That's interesting petit1, I like the idea of "brassage", which sounds more active and energetic than "mélangeur", though the mixing hot and cold idea is nice too. Are you suggesting something like "brasseur"? Isn't that maybe a bit too… rough?


----------



## petit1

I can't suggest anything now but it is the idea.


----------



## Topsie

Wodwo said:


> Are you suggesting something like "brasseur"? Isn't that maybe a bit too… rough?


... or beery! 
Mingling (like socializing and making small talk) seems to be a foreign concept for the French!
I (try to) do "getting to know each other" ice-breakers involving standing up and actually circulating around the room at the beginning of a new training-course, but I've never given the activities a French name... I'll think about it and try to come up with something suitably pompous-sounding that French pédagogues would appreciate!


----------



## TheAlien

Pay attention, "brasseur" is a trade name (Who produces beer).


----------



## Wodwo

Yes, I know it's a brewer. It's not a "trade name" though, as that would be a name for which a company has copyright.

I don't personally think there's a problem with using words that have literal meanings (bride-glace, etc.) metaphorically. So I'd be happy to go with "brasseur" if I thought it had the right connotations, but I'm not sure it does. At the moment I'm more keen on "mélangeur", because the tap metaphor is rather apt in my context.


----------



## petit1

Alors, un truc bien pompeux:
pratique orale entrecroisée
stratégie entrecroisée de la pratique orale


----------



## TheAlien

Just a detail, Wodwo. Our Canadian friends are using the expression_ trade name_ for _nom de métier_ : "New trade name: Oil Heat Systems Technician" (http://www.buildforce.ca/en/pdf/CSC_LF2010_ATL_e.pdf).


----------



## Topsie

petit1 said:


> stratégie entrecroisée de la pratique orale


Oooooh! I just _lurve_ that! (j'adoooore!) Do you think adding "_interactive_" is a bit too much?


----------



## petit1

Never too much for the French Pedagogues.


----------



## Wodwo

That sounds great for the teacher training manuals, particularly with "interactive" added on, (and yes, we have this kind of thing in the UK too), but I'm actually after something simple to use with my London-based, and mainly British students who are still struggling with things like gender, pronouns, past tenses, you name it… Can't really say, "OK, maintenant on va faire une stratégie entrecroisée de la pratique orale (interactive)" and expect their little faces to light up.

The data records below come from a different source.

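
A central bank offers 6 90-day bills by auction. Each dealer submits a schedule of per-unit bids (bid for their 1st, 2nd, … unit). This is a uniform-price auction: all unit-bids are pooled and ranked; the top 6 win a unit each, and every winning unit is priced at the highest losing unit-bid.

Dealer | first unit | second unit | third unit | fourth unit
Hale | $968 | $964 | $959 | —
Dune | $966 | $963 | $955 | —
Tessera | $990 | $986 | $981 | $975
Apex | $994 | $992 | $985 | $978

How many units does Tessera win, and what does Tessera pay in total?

Pooled unit-bids ranked (top 6): 994 (Apex-1), 992 (Apex-2), 990 (Tessera-1), 986 (Tessera-2), 985 (Apex-3), 981 (Tessera-3)
The (k+1)-th unit-bid is $978.
Tessera wins 3 unit(s) at $978 each.

Tessera: 3 units, pays $2,934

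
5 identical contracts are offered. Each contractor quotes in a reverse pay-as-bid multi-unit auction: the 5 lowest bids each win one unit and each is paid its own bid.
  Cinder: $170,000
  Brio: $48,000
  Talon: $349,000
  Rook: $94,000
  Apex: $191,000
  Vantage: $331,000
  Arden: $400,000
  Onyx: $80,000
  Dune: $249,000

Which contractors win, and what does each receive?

Brio $48,000, Onyx $80,000, Rook $94,000, Cinder $170,000, Apex $191,000

Bids ranked low→high: 48,000 (Brio), 80,000 (Onyx), 94,000 (Rook), 170,000 (Cinder), 191,000 (Apex), 249,000 (Dune), 331,000 (Vantage), …
The 5 lowest are Brio, Onyx, Rook, Cinder, Apex.
Each winner is paid its own bid: Brio $48,000, Onyx $80,000, Rook $94,000, Cinder $170,000, Apex $191,000.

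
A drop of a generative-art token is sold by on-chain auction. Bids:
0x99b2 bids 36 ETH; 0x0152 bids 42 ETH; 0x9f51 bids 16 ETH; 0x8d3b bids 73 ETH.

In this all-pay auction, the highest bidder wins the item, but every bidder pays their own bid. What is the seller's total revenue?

Bids in order: 73 (0x8d3b) > 42 (0x0152) > 36 (0x99b2) > 16 (0x9f51)
Every bidder forfeits their bid regardless of winning.
Revenue = 36 + 42 + 16 + 73 = 167 ETH.

Total revenue: 167 ETH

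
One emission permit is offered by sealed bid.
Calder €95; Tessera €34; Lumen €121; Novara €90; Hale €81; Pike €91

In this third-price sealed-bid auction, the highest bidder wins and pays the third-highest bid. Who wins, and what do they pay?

Lumen pays €91

Third-price sealed-bid auction: the highest bidder wins and pays the third-highest bid.
Bids ranked: 121 (Lumen) > 95 (Calder) > 91 (Pike) > 90 (Novara) > 81 (Hale) > 34 (Tessera)
Lumen wins; payment is bid #3 in the ranking = €91.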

So I'm going with "mélangeur" unless anyone comes up with anything more convincing. It's either that or back to "meenglare".

Thanks all for your entertaining and imaginative efforts.


----------



## petit1

un exercice oral interactif / une activité orale interactive


----------



## Wodwo

Yes, but a pair interview and report back would also be une activité orale intéractive. In fact, my classes in their entirety consist of activités orales intéractives, since students don't write much - they can do that at home - but are expected to listen and speak in French throughout.

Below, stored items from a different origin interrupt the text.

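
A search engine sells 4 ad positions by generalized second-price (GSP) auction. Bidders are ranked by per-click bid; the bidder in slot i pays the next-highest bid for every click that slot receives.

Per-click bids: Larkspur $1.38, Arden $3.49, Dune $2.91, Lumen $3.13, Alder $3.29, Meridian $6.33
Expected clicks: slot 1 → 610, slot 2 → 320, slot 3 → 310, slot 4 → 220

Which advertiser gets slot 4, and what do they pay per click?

Lumen; $2.91 per click

Per-click bids in order: $6.33 (Meridian) > $3.49 (Arden) > $3.29 (Alder) > $3.13 (Lumen) > $2.91 (Dune) > …
Slot 4 goes to the fourth-ranked bidder, Lumen, who pays the next bid down: $2.91/click.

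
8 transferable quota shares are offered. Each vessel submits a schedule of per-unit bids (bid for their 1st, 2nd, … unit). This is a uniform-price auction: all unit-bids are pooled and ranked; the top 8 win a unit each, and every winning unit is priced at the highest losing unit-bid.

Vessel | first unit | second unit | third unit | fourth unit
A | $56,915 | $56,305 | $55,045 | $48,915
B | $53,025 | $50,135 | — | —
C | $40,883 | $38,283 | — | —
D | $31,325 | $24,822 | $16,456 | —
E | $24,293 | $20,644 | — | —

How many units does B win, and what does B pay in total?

B: 2 units, pays $62,650

Merging the schedules and taking the best 8: 56,915 (A-1), 56,305 (A-2), 55,045 (A-3), 53,025 (B-1), 50,135 (B-2), 48,915 (A-4), 40,883 (C-1), 38,283 (C-2)
First bid not allocated: $31,325.
B wins 2 unit(s) at $31,325 each.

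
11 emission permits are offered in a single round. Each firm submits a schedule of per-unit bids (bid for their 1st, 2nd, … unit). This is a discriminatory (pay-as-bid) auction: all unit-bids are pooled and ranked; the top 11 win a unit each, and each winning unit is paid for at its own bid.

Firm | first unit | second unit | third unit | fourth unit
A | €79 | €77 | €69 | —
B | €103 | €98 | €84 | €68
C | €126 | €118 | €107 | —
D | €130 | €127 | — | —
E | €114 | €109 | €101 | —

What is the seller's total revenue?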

The thing about the mingler is that they talk to as many others as possible, in brief conversations, thereby practising some phrases over and over, while also having a bit of freedom in other aspects of what they say.


----------



## petit1

de la communication croisée


----------



## Wodwo

Not sure about "communication croisée". Googling suggests it is another way of saying "dialogue bilingue" in which two people communicate in two different languages, each understood by the other. At least this is what it says in a book that is online but from which I can't copy and paste and to which I can't post a link...


----------



## didierpitre

Termium gives "*Prise de contact*" as an equivalent for "mingle" (along with socialisation, réseautage, etc.), so maybe _exercice _or _activité de prise de contact_. That might be better as a translation for getting-to-know-you activities, which are not necessarily all too different than an ice-breaker, but it may still serve as a working solution.


----------



## petit1

If you have to invent a name for this type of activity: *un méli-mélo* ???


----------